In photos: Afghans begin clean up after losing 'everything' in deadly floods



Afghans displaced by flooding eat in Arghandab District, Kandahar Province, March 3. Flash flooding killed at least 20 residents of Kandahar Province, said the UN March 2, as heavy rains swept away houses and vehicles and potentially damaged thousands of houses. [Javed Tanveer/AFP]


Afghans displaced by flooding eat in Arghandab District, Kandahar Province, March 3. [Javed Tanveer/AFP]


An Afghan Air Force crew member March 2 carries a baby during a flood evacuation in Arghandab District, Kandahar Province. [Javed Tanveer/AFP]


Villagers March 29 in Herat Province walk down a street covered in mud after flash flooding. [Hoshang Hashimi/AFP]


A burqa-clad woman March 29 in Herat Province crosses a bridge after flash flooding struck. [Hoshang Hashimi/AFP]


Herat Governor Abdul Qayum Rahimi March 30 visits houses destroyed by floods in northern parts of Herat city. [Herat provincial government press office/Facebook]

HERAT -- Villagers in western Afghanistan began cleaning up Sunday (March 31) after the worst floods in a decade swept away houses and forced many families -- already displaced by drought -- to abandon damaged homes.

Heavy rains that started early Friday (March 29) and continued for two days caused flash floods in at least five provinces in western and northern Afghanistan, killing at least 35 people.

Aside from washing away houses, the floods destroyed some internally displaced persons' shelters and cut off access to remote villages across several parts of the country.

In Herat Province, at least 10 districts and some parts of Herat city were affected.


An Afghan man helps a girl March 29 in Herat Province as she wades along a street hit by flash flooding. Flash floods caused by torrential rains have taken at least 35 lives nationwide,  washing away houses and cutting off access to remote villages, officials said on March 30. [Hoshang Hashimi/AFP]

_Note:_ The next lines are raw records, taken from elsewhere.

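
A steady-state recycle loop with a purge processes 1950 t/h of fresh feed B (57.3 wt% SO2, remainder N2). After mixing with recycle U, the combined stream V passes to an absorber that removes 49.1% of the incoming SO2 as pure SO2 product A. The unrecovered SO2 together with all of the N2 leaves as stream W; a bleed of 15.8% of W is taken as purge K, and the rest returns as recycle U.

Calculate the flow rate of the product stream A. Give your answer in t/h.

SO2 in V: m_A = 1950×0.573 + (1−0.158)·(1−0.491)·m_A, so m_A = 1117.3/0.5714 = 1955.4 t/h.
Product A = 0.491×1955.4 = 960.09 t/h.

960.1 t/h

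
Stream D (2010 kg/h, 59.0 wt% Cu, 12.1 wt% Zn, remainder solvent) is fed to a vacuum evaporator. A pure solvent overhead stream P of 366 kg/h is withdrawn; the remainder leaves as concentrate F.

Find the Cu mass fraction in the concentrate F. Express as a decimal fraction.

Cu is not removed: 2010×0.590 = 1185.9 kg/h of Cu enters F.
Concentrate = 2010 − 366 = 1644 kg/h.
Mass fraction = 1185.9/1644 = 0.7214.

0.7214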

Video footage from Herat Province showed crumpled cars buried deep in mud, collapsed walls, mud houses strewn with debris, fallen trees and residents trying to rescue whatever was left of their property from the mud.

"We have lost everything here and have nothing left to survive on," Bibi Gul, a resident of Herat who had lost her house, told AFP.

Fazel Ahmad, another resident, described a similar sense of loss.

Provincial governments have implemented a number of initiatives to help the flood victims, including evacuating those in danger and providing food and shelter.

Houses destroyed, livestock killed

"Cows, sheep and even our pigeons are under the debris," Ahmad said.

Mohammad Hanif Arbabzada said about 80% of the houses in his village were destroyed.

In all, more than 3,000 houses were either damaged or destroyed, according to Hashmat Bahaduri, a spokesman for Afghanistan's National Disaster Management Authority.

Heavy snowfall across large swathes of Afghanistan this winter raised fears of severe flooding as spring approaches, following years of devastating drought.

Earlier in March, at least 20 Afghans were killed by flash floods caused by heavy rains that swept away thousands of houses and vehicles in Kandahar Province.